Nearly every one of 253 adults asked said that their doctors should ask them about family stress and conflict, even when that conflict extended to violence.

In contrast, only about a third of these people said that their doctors actually did inquire about these crucial aspects of physical and emotional well-being.

But as I read the study, it found that 67% of respondents said that family doctors should "sometimes" ask about family conflict, and only 29% said that doctors should "often" ask about this. This suggests that there may not be much "contrast" there: 67% of respondents think that the doctor should only ask about this sometimes -- presumably under certain circumstances, though each respondent may have a different view of what those circumstances might be; and many doctors might take a similar view, and simply conclude in many cases (whether rightly or wrongly) that this particular patient's circumstances don't justify such an inquiry.

Am I mistaken on this? Am I misreading the study?
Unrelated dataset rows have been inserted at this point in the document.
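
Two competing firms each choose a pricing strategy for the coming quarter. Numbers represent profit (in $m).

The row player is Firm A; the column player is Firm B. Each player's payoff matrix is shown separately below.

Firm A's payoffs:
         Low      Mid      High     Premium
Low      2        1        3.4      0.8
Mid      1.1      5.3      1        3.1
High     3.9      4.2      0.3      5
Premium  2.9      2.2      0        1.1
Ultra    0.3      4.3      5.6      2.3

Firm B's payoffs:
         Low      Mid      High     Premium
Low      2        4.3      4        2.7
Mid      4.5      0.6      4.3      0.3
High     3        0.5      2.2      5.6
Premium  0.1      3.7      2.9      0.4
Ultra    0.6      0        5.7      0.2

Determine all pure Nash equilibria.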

By the way, I have no firm views on what doctors should be asking their patients; for all I know, they should ask routinely everyone about family conflict. My interest here is simply as someone who sometimes writes about statistics, how they get reported, and how important qualifiers sometimes get lost in the reporting. It seems to me, for instance, that 67% of the respondents saying sometimes ask and 29% saying often ask (which is what the study seems to report) isn't quite fully captured by "97 percent[] believed physicians should ask" (which is what the summary seemed to report).